Although the Yates case generated an overwhelming amount of media ruckus and national intrigue, horrific images of the World Trade Center crumbling into ruins quickly buried hollow-eyed photographs of the homely suburban housewife into the deepest depths of CNN.com's archives. But as Osama bin Laden makes the world wonder at how barbaric human nature can be, my thoughts can't help but revert back to Yates, 37, dressed in orange prison garb, trying to explain the reasons behind taking her small children with her bare hands, forcing their heads under water and watching them flail and suffer till they died.

Yates's plea is insanity, specifically, postpartum-psychosis, a rare condition experienced by fewer than one in 500 women. The condition goes far beyond the crying fits and ice cream binges of postpartum depression (commonly called the "Baby Blues") endured by over 80 percent of women who give birth. According to George Parnham, Yates' attorney, at the time his client committed the murders, she was highly delusional, consumed by her fragile emotional state and completely unable to discriminate between right and wrong.

I was actually with my own mother when I heard about it. We both said, "Bullshit, send this deplorable creature to the electric chair and let hordes of demons have their way with her from there." Whether or not a jury will agree with us has yet to be seen, but practically every Internet public message board on the subject seems to be on the same wavelength.

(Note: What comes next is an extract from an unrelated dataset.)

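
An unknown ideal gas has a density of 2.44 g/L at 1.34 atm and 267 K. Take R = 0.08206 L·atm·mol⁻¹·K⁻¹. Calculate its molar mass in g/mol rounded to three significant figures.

M ≈ 39.9 g/mol

ρ = PM/(RT) ⇒ M = ρRT/P = (2.44 × 0.08206 × 267.0) / 1.34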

But then the facts unraveled. Yates attempted suicide several times since she first married her husband Russell. Although these attempts are certainly nothing Mr. Yates could have possibly prepared himself for, there are records of his wife having suffered from depression since she was much younger, forcing her family and close friends to cope with a woman who was generally described as an emotional and mental basketcase.

When assessing the facts of this case, one must also note that the ages of her children: Noah, 7; John, 5; Paul, 3; Luke, 2; Mary, 6 months. This means that this highly unstable woman gave birth to her five children in time spans of less than two years between each child. Thus, Yates's body and mind had no time to recover from the hormonal imbalances and physical trauma that accompany giving birth before she found herself pregnant once more.

In addition, Mr. Yates described his wife's behavior in the weeks leading up to the murders as increasingly "robotic" and "withdrawn."

Although I feel an overwhelming amount of sympathy for the grieving father who was forced to lay his pride and joys to rest I cannot hold back some feelings of anger. Mr. Yates knew that his wife didn't have all her screws in place and that she had proven to be, on more than one occasion, to be a clear and present danger to herself and those around her. Such a woman is highly unfit (for lack of better words) to have children, let alone five in such a short amount of time. Instead of coming to terms with these facts, Mr. Yates kept on pumping his wife full of babies, completely disregarding highly apparent signs that she was on the verge of another (and far more extreme) mental breakdown.

It's time to face the truth, America. Infanticide is not just about baby girls in China murdered in order to comply with legal birth limits or indigenous tribes in Africa and South East Asia ridding themselves of children whom they have no resources to feed or care for. Andrea Yates, along with Susan Smith, a woman who murdered by pushing a car containing her two sons into the depths of a lake in South Carolina in 1994, were white, Anglo-Saxon, Protestant "soccer moms" from middle America.

We must learn to recognize that this atrocious black sore on human nature is present and prominent in what we call our modern, "civilized" society. In order to stop it, we must try to understand the factors behind it, however senseless and incomprehensible they may be and move forward to end this unspeakable act of violence and evil. By isolating these cases into the gaze of news camera lenses and then throwing them to the sleazy front pages of tabloids, we only do injustice to the victims of infanticide and those left behind to mourn them.